Solved – Can we run a chi squared test on a normalized function

chi-squared-testcomputational-statisticsnormalization

Hi I am fit a maxwell distribution and attempt to find the chi squared value in two cases:

  1. When the data is normalized.
  2. When the data is un-normalized.

My problem is that the two different cases give completely different values of chi-squared! So my question is: is it mathematically correct to use the chi squared test on normalized data?

Notes on my data:

Number of counts: 41,000

Expected fit: Maxwell distribution.

Method to calculate Chi-squared: Find the best maxwell fit to data, then use scipy.stats.chisquare function in python programming language to calculate the chi-squared value using the experimental and expected counts.

Chi-squared documentation For reference: http://docs.scipy.org/doc/scipy/reference/generated/scipy.stats.chisquare.html#scipy.stats.chisquare

I have attached the two graphs here for you to see the difference in chi squared values:

  1. The un-normalized graph: please ignore the y-axis which says "Normalized"
    Please ignore the "Normalized" on the y-axis here

  2. The un-normalized graph:
    enter image description here

Best Answer

What the $\chi^2$ goodness-of-fit test is, how to determine whether it is applicable, and how to apply it are explained in great detail elsewhere on this site, so let's cut to the chase: the statistic is given by tabulating

$$\chi^2 = \frac{(O_i-E_i)^2}{E_i}$$

where $(O_i, E_i)$ are the observed and expected counts, respectively, in the histogram bins indexed by $i$.

What happens when you rescale the counts, such as when normalizing a histogram? They all get changed by a constant $\lambda$ and so, therefore, do the expectations. The new value of the statistic is

$$\frac{(\lambda O_i-\lambda E_i)^2}{\lambda E_i} = \lambda \frac{(O_i-E_i)^2}{E_i} = \lambda \chi^2.$$

The value of the statistic changes. Thus you have two options:

  1. Don't do this.

  2. Divide the new statistic by $\lambda$ to recover the correct $\chi^2$ statistic.


We can reverse-engineer the problem from the graphics and information helpfully posted in the question. Because there are $41000$ data and a bin width of $45$ km/s, the second graphic must have been obtained by multiplying the counts in the first by $\lambda \approx 1/(41000\times 45) = 5.42\times 10^{-6}$. As a check, that should have changed the highest bar in the first histogram from around $9500$ to about $0.0051$ in the lower--and that looks exactly right. Thus, the original $\chi^2$ statistic of $85.06$ (reported at the top of the first graphic) was changed (incorrectly) to $85.06\times 5.5\times 10^{-6}=0.0000461$, exactly as reported at the top of the second graphic.
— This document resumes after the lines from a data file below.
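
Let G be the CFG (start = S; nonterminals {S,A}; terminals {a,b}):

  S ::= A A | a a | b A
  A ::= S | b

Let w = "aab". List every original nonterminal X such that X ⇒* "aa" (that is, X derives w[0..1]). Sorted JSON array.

Convert to CNF:
  S -> A A | T0 T0 | T1 A
  A -> A A | T0 T0 | T1 A | b
  T0 -> a
  T1 -> b

Fill CYK table bottom-up — only the sub-triangle for w[0..1]:
  T[0,0] 'a' = {T0}  orig:{}
  T[1,1] 'a' = {T0}  orig:{}
  T[0,1] 'aa' = {A,S}

Original NTs in T[0,1] deriving "aa": ["A", "S"]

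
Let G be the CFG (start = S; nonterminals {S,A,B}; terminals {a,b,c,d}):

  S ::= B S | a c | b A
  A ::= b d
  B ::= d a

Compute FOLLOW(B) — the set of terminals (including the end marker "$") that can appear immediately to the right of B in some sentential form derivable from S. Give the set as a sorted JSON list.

FIRST iteration:
[1]
  A via A→b d: +{b}
  B via B→d a: +{d}
  S via S→B S: +{d}
  S via S→a c: +{a}
  S via S→b A: +{b}
  FIRST[S]={a,b,d}  FIRST[A]={b}  FIRST[B]={d}
[2] (no change)
  FIRST[S]={a,b,d}  FIRST[A]={b}  FIRST[B]={d}

Compute FOLLOW by fixpoint:
initialize: $ ∈ FOLLOW(S)
[1]
  S→B S: FOLLOW(B) ⊇ FIRST(S) = {a,b,d}; new: +{a,b,d}
  S→b A: FOLLOW(A) ⊇ FOLLOW(S) ⊇ {$}; new: +{$}
  FOLLOW(S)={$}  FOLLOW(A)={$}  FOLLOW(B)={a,b,d}
[2] (stable)
  FOLLOW(S)={$}  FOLLOW(A)={$}  FOLLOW(B)={a,b,d}

FOLLOW(B) = ["a", "b", "d"]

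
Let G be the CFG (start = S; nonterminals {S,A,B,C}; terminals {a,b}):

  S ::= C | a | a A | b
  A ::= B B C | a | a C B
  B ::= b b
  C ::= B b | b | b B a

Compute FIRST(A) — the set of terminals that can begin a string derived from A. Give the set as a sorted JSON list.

FIRST iteration:
[1]
  A via A→a: +{a}
  B via B→b b: +{b}
  C via C→B b: +{b}
  S via S→C: +{b}
  S via S→a: +{a}
  S: {a,b}  A: {a}  B: {b}  C: {b}
[2]
  A via A→B B C: +{b}
  S: {a,b}  A: {a,b}  B: {b}  C: {b}
[3] done
  S: {a,b}  A: {a,b}  B: {b}  C: {b}

FIRST(A) = ["a", "b"]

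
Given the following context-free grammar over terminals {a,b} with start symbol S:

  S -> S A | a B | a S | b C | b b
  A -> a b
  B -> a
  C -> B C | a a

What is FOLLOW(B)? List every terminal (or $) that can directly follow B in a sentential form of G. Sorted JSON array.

FIRST sets, iterate to fixpoint:
pass 1:
  A via A→a b: +{a}
  B via B→a: +{a}
  C via C→B C: +{a}
  S via S→a B: +{a}
  S via S→b C: +{b}
  FIRST(S)={a,b}  FIRST(A)={a}  FIRST(B)={a}  FIRST(C)={a}
pass 2: (stable)
  FIRST(S)={a,b}  FIRST(A)={a}  FIRST(B)={a}  FIRST(C)={a}

FOLLOW iteration:
FOLLOW(S) := {$}
[1]
  C→B C: FOLLOW(B) ⊇ FIRST(C) = {a}; new: +{a}
  S→S A: FOLLOW(S) ⊇ FIRST(A) = {a}; new: +{a}
  S→S A: FOLLOW(A) ⊇ FOLLOW(S) ⊇ {$,a}; new: +{$,a}
  S→a B: FOLLOW(B) ⊇ FOLLOW(S) ⊇ {$,a}; new: +{$}
  S→b C: FOLLOW(C) ⊇ FOLLOW(S) ⊇ {$,a}; new: +{$,a}
  FOLLOW(S)={$,a}  FOLLOW(A)={$,a}  FOLLOW(B)={$,a}  FOLLOW(C)={$,a}
[2] (stable)
  FOLLOW(S)={$,a}  FOLLOW(A)={$,a}  FOLLOW(B)={$,a}  FOLLOW(C)={$,a}

FOLLOW(B) = ["$", "a"]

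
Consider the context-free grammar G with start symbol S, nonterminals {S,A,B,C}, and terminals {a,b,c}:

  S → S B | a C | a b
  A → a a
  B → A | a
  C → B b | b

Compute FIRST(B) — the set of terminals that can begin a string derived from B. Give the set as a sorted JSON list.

FIRST sets, iterate to fixpoint:
[1]
  A via A→a a: +{a}
  B via B→A: +{a}
  C via C→B b: +{a}
  C via C→b: +{b}
  S via S→a C: +{a}
  FIRST(S)={a}  FIRST(A)={a}  FIRST(B)={a}  FIRST(C)={a,b}
[2] — fixpoint
  FIRST(S)={a}  FIRST(A)={a}  FIRST(B)={a}  FIRST(C)={a,b}

FIRST(B) = ["a"]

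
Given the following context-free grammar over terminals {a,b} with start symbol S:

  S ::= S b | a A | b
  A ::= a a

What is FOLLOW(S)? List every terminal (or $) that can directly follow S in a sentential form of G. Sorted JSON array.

FIRST iteration:
[1]
  A via A→a a: +{a}
  S via S→a A: +{a}
  S via S→b: +{b}
  FIRST(S)={a,b}  FIRST(A)={a}
[2] (no change)
  FIRST(S)={a,b}  FIRST(A)={a}

FOLLOW iteration:
seed FOLLOW(S) with $
round 1:
  S→S b: FOLLOW(S) ⊇ FIRST(b) = {b}; new: +{b}
  S→a A: FOLLOW(A) ⊇ FOLLOW(S) ⊇ {$,b}; new: +{$,b}
  FOLLOW[S]={$,b}  FOLLOW[A]={$,b}
round 2: (no change)
  FOLLOW[S]={$,b}  FOLLOW[A]={$,b}

FOLLOW(S) = ["$", "b"]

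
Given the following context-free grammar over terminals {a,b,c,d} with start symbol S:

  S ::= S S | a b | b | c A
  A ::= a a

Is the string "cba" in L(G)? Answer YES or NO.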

Although no information is supplied about the degrees of freedom (the number of bins used), we can ascertain that it is well below $85$ (for otherwise the original $\chi^2$ statistic would have a p-value measurably greater than the reported value of $0.000$). Moreover, the df must be at least $1$. It's likely a little less than the number of bins spanning the histograms, of which there are between $10$ and $20$. For any $\chi^2$ distribution with df in that range, a value of $0.0000461$ or greater is almost certain, resulting in the reported p-value of $1.000$ in the lower graphic.

Figure

Normalizing the data changed the $\chi^2$ statistic from $85$ to $4.6\times 10^{-5}$. The p-value is the area under a curve like this one to the right of the statistic. That area shifted from essentially zero to essentially one, completely changing the answer.